Opinion survey questions to the public reflect different views depending on the phrasing: whether asked as a general question or framed as a prioritisation issue. Unhealthy lifestyles send notional patients to back of the queue of public opinion once prioritisation is the framing issue. In general questions, the public are split between treating everybody equally according to clinical need and prioritising treatment away from people with unhealthy lifestyles; however, if asked about prioritisation for savings, more people favour putting the unhealthy to the back of the queue. An intriguing ethical dilemma.

He concluded that the NHS needs to engage the public, which can engage when invited. The fault has been a lack of political leadership on the issue.

The charity CE
The third speaker cited examples from cancer of what he termed “basic truths of work from patient organisations and networks: patients and patient organisations are not resistant to change and change can be about spending less, not more.

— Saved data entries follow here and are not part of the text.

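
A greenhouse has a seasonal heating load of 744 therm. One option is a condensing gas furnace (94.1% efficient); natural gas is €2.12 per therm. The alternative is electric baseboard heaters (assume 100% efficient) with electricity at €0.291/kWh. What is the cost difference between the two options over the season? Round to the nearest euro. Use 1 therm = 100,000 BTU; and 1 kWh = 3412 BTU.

€4669

Heat load = 744 therm × 100,000 = 74,400,000 BTU
Gas: input = 74,400,000 / 0.941 = 79,064,825 BTU = 790.6 therm → 790.6 × €2.12 = €1,676.17
Electric: 74,400,000 BTU / 3412 = 21,810 kWh → × €0.291 = €6,345.37
Difference = |€1,676.17 − €6,345.37| = €4,669.20 ≈ €4669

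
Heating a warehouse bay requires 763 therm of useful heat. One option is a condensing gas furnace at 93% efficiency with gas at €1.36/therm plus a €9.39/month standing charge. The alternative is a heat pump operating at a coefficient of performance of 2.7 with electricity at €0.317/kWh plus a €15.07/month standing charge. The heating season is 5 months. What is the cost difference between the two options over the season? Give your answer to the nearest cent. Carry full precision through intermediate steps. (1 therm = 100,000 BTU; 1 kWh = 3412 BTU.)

Heat load = 763 therm × 100,000 = 76,300,000 BTU
Gas: input = 76,300,000 / 0.93 = 82,043,011 BTU = 820.4 therm → 820.4 × €1.36 = €1,115.78; + 5 × €9.39 standing = €1,162.73
Heat pump: 76,300,000 BTU / 3412 = 22,360 kWh heat; / 2.7 = 8,282 kWh in → × €0.317 = €2,625.49; + 5 × €15.07 standing = €2,700.84
Difference = |€1,162.73 − €2,700.84| = €1,538.11

€1538.11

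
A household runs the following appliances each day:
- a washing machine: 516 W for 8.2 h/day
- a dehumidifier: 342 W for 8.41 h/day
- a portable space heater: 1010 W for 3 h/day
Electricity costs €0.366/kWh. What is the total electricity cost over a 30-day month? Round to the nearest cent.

washing machine: 516 W × 8.2 h × 30 d = 126,936 Wh = 126.9 kWh
dehumidifier: 342 W × 8.41 h × 30 d = 86,287 Wh = 86.29 kWh
portable space heater: 1010 W × 3 h × 30 d = 90,900 Wh = 90.9 kWh
Total energy = 126.9 + 86.29 + 90.9 = 304.1 kWh
Cost = 304.1 kWh × €0.366 = €111.31

€111.31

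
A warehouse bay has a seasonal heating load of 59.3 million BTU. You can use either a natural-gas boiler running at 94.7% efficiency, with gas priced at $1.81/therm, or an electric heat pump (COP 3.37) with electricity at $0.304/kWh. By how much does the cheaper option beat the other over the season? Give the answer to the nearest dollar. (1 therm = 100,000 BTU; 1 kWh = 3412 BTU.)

Heat load = 59.3 × 10⁶ BTU = 59,300,000 BTU
Gas: input = 59,300,000 / 0.947 = 62,618,796 BTU = 626.2 therm → 626.2 × $1.81 = $1,133.40
Heat pump: 59,300,000 BTU / 3412 = 17,380 kWh heat; / 3.37 = 5,157 kWh in → × $0.304 = $1,567.80
Difference = |$1,133.40 − $1,567.80| = $434.40 ≈ $434

$434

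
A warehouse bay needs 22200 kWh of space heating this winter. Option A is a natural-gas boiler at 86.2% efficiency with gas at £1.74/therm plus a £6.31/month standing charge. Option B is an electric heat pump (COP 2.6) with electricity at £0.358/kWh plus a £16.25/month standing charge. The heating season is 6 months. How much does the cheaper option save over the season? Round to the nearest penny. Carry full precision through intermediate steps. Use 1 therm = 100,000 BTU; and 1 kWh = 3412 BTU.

Heat load = 22200 kWh × 3412 = 75,746,400 BTU
Gas: input = 75,746,400 / 0.862 = 87,872,854 BTU = 878.7 therm → 878.7 × £1.74 = £1,528.99; + 6 × £6.31 standing = £1,566.85
Heat pump: 75,746,400 BTU / 3412 = 22,200 kWh heat; / 2.6 = 8,538 kWh in → × £0.358 = £3,056.77; + 6 × £16.25 standing = £3,154.27
Difference = |£1,566.85 − £3,154.27| = £1,587.42

£1587.42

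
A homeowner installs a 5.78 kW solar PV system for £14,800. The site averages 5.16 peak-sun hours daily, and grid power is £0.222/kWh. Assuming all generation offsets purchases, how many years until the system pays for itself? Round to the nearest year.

Daily generation = 5.78 kW × 5.16 h = 29.82 kWh
Annual generation = 29.82 × 365 = 10886 kWh
Annual savings = 10886 × £0.222 = £2,416.70
Payback = £14,800 / £2,416.70 = 6.12 years

6 years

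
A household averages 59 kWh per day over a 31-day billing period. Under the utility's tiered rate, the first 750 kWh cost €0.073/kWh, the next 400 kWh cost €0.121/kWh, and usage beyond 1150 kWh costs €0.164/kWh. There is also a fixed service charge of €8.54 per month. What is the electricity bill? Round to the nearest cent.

€223.05

Usage = 59 kWh/day × 31 days = 1829 kWh
First 750 kWh × €0.073 = €54.75
Next 400 kWh × €0.121 = €48.40
Remaining 679 kWh × €0.164 = €111.36
Energy charge = €214.51; + service €8.54 = €223.05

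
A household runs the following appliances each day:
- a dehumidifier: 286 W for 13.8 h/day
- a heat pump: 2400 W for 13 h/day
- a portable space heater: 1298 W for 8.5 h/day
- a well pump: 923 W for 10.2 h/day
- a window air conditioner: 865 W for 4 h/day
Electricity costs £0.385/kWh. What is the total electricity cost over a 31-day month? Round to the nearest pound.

£705

dehumidifier: 286 W × 13.8 h × 31 d = 122,351 Wh = 122.4 kWh
heat pump: 2400 W × 13 h × 31 d = 967,200 Wh = 967.2 kWh
portable space heater: 1298 W × 8.5 h × 31 d = 342,023 Wh = 342 kWh
well pump: 923 W × 10.2 h × 31 d = 291,853 Wh = 291.9 kWh
window air conditioner: 865 W × 4 h × 31 d = 107,260 Wh = 107.3 kWh
Total energy = 122.4 + 967.2 + 342 + 291.9 + 107.3 = 1,831 kWh
Cost = 1,831 kWh × £0.385 = £704.81 ≈ £705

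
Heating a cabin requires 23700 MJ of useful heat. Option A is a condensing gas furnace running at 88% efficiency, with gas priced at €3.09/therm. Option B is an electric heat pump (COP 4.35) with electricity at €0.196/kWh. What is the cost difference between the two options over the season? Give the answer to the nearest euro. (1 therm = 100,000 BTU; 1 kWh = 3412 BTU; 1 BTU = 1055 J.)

€492

Heat load = 23700 MJ = 23,700,000,000 J / 1055 = 22,464,455 BTU
Gas: input = 22,464,455 / 0.88 = 25,527,790 BTU = 255.3 therm → 255.3 × €3.09 = €788.81
Heat pump: 22,464,455 BTU / 3412 = 6,584 kWh heat; / 4.35 = 1,514 kWh in → × €0.196 = €296.66
Difference = |€788.81 − €296.66| = €492.15 ≈ €492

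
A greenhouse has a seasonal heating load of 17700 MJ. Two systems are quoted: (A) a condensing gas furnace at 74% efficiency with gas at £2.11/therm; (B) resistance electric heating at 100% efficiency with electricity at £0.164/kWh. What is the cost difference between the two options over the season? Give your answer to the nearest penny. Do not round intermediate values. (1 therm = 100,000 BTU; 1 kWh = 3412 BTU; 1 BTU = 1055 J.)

Heat load = 17700 MJ = 17,700,000,000 J / 1055 = 16,777,251 BTU
Gas: input = 16,777,251 / 0.74 = 22,671,961 BTU = 226.7 therm → 226.7 × £2.11 = £478.38
Electric: 16,777,251 BTU / 3412 = 4,917 kWh → × £0.164 = £806.41
Difference = |£478.38 − £806.41| = £328.03

£328.03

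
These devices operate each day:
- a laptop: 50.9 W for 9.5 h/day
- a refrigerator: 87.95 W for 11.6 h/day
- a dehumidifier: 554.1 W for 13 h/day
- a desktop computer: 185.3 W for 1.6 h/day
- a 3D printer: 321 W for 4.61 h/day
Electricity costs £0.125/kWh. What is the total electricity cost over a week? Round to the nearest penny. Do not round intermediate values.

£9.17

laptop: 50.9 W × 9.5 h × 7 d = 3,385 Wh = 3.385 kWh
refrigerator: 87.95 W × 11.6 h × 7 d = 7,142 Wh = 7.142 kWh
dehumidifier: 554.1 W × 13 h × 7 d = 50,423 Wh = 50.42 kWh
desktop computer: 185.3 W × 1.6 h × 7 d = 2,075 Wh = 2.075 kWh
3D printer: 321 W × 4.61 h × 7 d = 10,359 Wh = 10.36 kWh
Total energy = 3.385 + 7.142 + 50.42 + 2.075 + 10.36 = 73.38 kWh
Cost = 73.38 kWh × £0.125 = £9.17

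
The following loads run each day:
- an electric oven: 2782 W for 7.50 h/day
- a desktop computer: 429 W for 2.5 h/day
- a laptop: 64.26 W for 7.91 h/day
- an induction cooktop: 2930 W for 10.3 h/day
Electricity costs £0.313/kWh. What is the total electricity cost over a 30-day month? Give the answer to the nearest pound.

£494

electric oven: 2782 W × 7.50 h × 30 d = 625,950 Wh = 626 kWh
desktop computer: 429 W × 2.5 h × 30 d = 32,175 Wh = 32.17 kWh
laptop: 64.26 W × 7.91 h × 30 d = 15,249 Wh = 15.25 kWh
induction cooktop: 2930 W × 10.3 h × 30 d = 905,370 Wh = 905.4 kWh
Total energy = 626 + 32.17 + 15.25 + 905.4 = 1,579 kWh
Cost = 1,579 kWh × £0.313 = £494.15 ≈ £494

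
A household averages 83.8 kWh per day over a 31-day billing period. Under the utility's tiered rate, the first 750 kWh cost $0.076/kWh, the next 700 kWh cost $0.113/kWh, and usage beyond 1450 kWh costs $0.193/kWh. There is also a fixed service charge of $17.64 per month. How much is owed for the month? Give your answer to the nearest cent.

$375.27

Usage = 83.8 kWh/day × 31 days = 2597.8 kWh
First 750 kWh × $0.076 = $57.00
Next 700 kWh × $0.113 = $79.10
Remaining 1147.8 kWh × $0.193 = $221.53
Energy charge = $357.63; + service $17.64 = $375.27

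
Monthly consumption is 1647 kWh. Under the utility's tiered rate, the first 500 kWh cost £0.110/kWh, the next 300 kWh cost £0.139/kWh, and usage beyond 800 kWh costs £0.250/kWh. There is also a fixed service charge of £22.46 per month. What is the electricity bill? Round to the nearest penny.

First 500 kWh × £0.110 = £55.00
Next 300 kWh × £0.139 = £41.70
Remaining 847 kWh × £0.250 = £211.75
Energy charge = £308.45; + service £22.46 = £330.91

£330.91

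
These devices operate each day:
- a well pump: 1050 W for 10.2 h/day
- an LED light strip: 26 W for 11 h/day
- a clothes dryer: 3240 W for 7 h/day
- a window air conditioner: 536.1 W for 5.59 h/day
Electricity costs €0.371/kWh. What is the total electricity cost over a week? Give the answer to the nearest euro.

€95

well pump: 1050 W × 10.2 h × 7 d = 74,970 Wh = 74.97 kWh
LED light strip: 26 W × 11 h × 7 d = 2,002 Wh = 2.002 kWh
clothes dryer: 3240 W × 7 h × 7 d = 158,760 Wh = 158.8 kWh
window air conditioner: 536.1 W × 5.59 h × 7 d = 20,978 Wh = 20.98 kWh
Total energy = 74.97 + 2.002 + 158.8 + 20.98 = 256.7 kWh
Cost = 256.7 kWh × €0.371 = €95.24 ≈ €95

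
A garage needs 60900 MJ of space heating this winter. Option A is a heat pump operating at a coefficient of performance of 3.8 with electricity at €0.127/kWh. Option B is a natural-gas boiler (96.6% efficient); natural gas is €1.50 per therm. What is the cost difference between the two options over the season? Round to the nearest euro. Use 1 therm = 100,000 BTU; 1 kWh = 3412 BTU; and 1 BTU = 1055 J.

Heat load = 60900 MJ = 60,900,000,000 J / 1055 = 57,725,118 BTU
Gas: input = 57,725,118 / 0.966 = 59,756,851 BTU = 597.6 therm → 597.6 × €1.50 = €896.35
Heat pump: 57,725,118 BTU / 3412 = 16,920 kWh heat; / 3.8 = 4,452 kWh in → × €0.127 = €565.43
Difference = |€896.35 − €565.43| = €330.93 ≈ €331

€331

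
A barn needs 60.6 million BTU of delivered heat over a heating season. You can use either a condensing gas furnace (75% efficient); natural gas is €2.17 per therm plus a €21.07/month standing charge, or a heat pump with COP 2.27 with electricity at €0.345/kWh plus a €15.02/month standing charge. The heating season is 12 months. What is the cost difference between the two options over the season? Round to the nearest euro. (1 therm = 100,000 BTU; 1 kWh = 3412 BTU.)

Heat load = 60.6 × 10⁶ BTU = 60,600,000 BTU
Gas: input = 60,600,000 / 0.75 = 80,800,000 BTU = 808 therm → 808 × €2.17 = €1,753.36; + 12 × €21.07 standing = €2,006.20
Heat pump: 60,600,000 BTU / 3412 = 17,760 kWh heat; / 2.27 = 7,824 kWh in → × €0.345 = €2,699.34; + 12 × €15.02 standing = €2,879.58
Difference = |€2,006.20 − €2,879.58| = €873.38 ≈ €873

€873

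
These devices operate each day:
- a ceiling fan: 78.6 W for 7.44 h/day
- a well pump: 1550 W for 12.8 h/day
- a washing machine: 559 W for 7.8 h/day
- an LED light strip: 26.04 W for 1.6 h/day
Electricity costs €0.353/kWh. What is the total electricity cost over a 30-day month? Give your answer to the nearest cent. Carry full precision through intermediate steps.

ceiling fan: 78.6 W × 7.44 h × 30 d = 17,544 Wh = 17.54 kWh
well pump: 1550 W × 12.8 h × 30 d = 595,200 Wh = 595.2 kWh
washing machine: 559 W × 7.8 h × 30 d = 130,806 Wh = 130.8 kWh
LED light strip: 26.04 W × 1.6 h × 30 d = 1,250 Wh = 1.25 kWh
Total energy = 17.54 + 595.2 + 130.8 + 1.25 = 744.8 kWh
Cost = 744.8 kWh × €0.353 = €262.91

€262.91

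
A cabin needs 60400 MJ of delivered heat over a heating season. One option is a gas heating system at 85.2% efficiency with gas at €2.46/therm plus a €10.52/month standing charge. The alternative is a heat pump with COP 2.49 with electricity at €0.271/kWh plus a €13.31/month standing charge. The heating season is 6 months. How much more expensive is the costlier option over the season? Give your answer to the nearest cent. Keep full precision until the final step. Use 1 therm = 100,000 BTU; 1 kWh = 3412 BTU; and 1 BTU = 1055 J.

Heat load = 60400 MJ = 60,400,000,000 J / 1055 = 57,251,185 BTU
Gas: input = 57,251,185 / 0.852 = 67,196,226 BTU = 672 therm → 672 × €2.46 = €1,653.03; + 6 × €10.52 standing = €1,716.15
Heat pump: 57,251,185 BTU / 3412 = 16,780 kWh heat; / 2.49 = 6,739 kWh in → × €0.271 = €1,826.19; + 6 × €13.31 standing = €1,906.05
Difference = |€1,716.15 − €1,906.05| = €189.90

€189.90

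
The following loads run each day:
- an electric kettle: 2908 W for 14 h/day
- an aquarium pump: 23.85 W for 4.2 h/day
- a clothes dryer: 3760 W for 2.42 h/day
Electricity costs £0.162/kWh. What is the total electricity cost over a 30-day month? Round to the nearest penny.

£242.57

electric kettle: 2908 W × 14 h × 30 d = 1,221,360 Wh = 1,221 kWh
aquarium pump: 23.85 W × 4.2 h × 30 d = 3,005 Wh = 3.005 kWh
clothes dryer: 3760 W × 2.42 h × 30 d = 272,976 Wh = 273 kWh
Total energy = 1,221 + 3.005 + 273 = 1,497 kWh
Cost = 1,497 kWh × £0.162 = £242.57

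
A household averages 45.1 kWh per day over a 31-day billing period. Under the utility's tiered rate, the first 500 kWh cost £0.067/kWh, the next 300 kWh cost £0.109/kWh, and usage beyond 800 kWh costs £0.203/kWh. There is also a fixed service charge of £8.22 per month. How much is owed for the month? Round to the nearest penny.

£195.83

Usage = 45.1 kWh/day × 31 days = 1398.1 kWh
First 500 kWh × £0.067 = £33.50
Next 300 kWh × £0.109 = £32.70
Remaining 598.1 kWh × £0.203 = £121.41
Energy charge = £187.61; + service £8.22 = £195.83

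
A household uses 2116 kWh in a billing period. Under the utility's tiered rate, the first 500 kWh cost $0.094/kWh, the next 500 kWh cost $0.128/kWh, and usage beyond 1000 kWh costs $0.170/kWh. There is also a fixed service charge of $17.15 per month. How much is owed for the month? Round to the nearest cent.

First 500 kWh × $0.094 = $47.00
Next 500 kWh × $0.128 = $64.00
Remaining 1116 kWh × $0.170 = $189.72
Energy charge = $300.72; + service $17.15 = $317.87

$317.87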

“The assumption that engaging with patients puts bill up is wrong, but they do want different sorts of spending once you ask them. Presently, different parts of the NHS system compete with each other to defend their patch, and patient benefit tends to come last”.

He added that the creation of foundation trusts also incentivises spending, as FTs protect their business and not customer gain.

The third speaker also suggested the debate may work worse if we talk of patients as customers, who have a sense of expectation and demand – “that language may not help us”.

He cited examples on how to engage users to cut costs, such as the breast cancer service pledge, which up to 30 NHS acute trusts are doing, and Scotland is leading, getting every breast clinic in NHS Lothian. This has been a bottom-up service reconfiguration, in which patients and front-line staff sit down together and discuss how to improve services. He said that most examples of changes developed this way are very low-cost or actually save money. Hev suggested that initial resistance by management stems from fear of higher costs and snobbery about people who run and use services.

Some of the changes are very simple: one service had no photos to show patients what a breast reconstruction looks like. Establishing a photo album dramatically improved patient service. In another outpatient clinic, patients were always running late as patients arriveand people tended not to have the right change – the clinic  lost 20% of time through issued appointments, so the top of the appointment letters now says ‘you need £2 coins, bring them with you’. The clinic now run on time.

He suggested that the principles to underpin change should be:
- invest to save and get the saving timeline right
- awareness initiatives and education - stop Cindarella-ing public health, which could save 10,00 lives a year across all cancers.
- target investment investing in drugs and research on populations who can benefit as genetic and pther testing improves
- work with partners – the British Heart Foundation has found that the  public respond better to information from effective voluntary sector organisations than to the NHS brand; use that brand value
- get rid of pointless appointments which often gve only false reassurance at enormous costs.
- avoid unplanned admissions – could save a million bed days a year in cancer by avoiding unplanned admissions, by having oncology expertise in A&E that could send patients home if that is safe – which would need more specialist clinicians in primary care who can manage chemotherapy

The NHS must stick to its guns, engage with patient organisations and redesign to make services work, he concluded: “we need world-class decommissioning to get things working more smoothly”.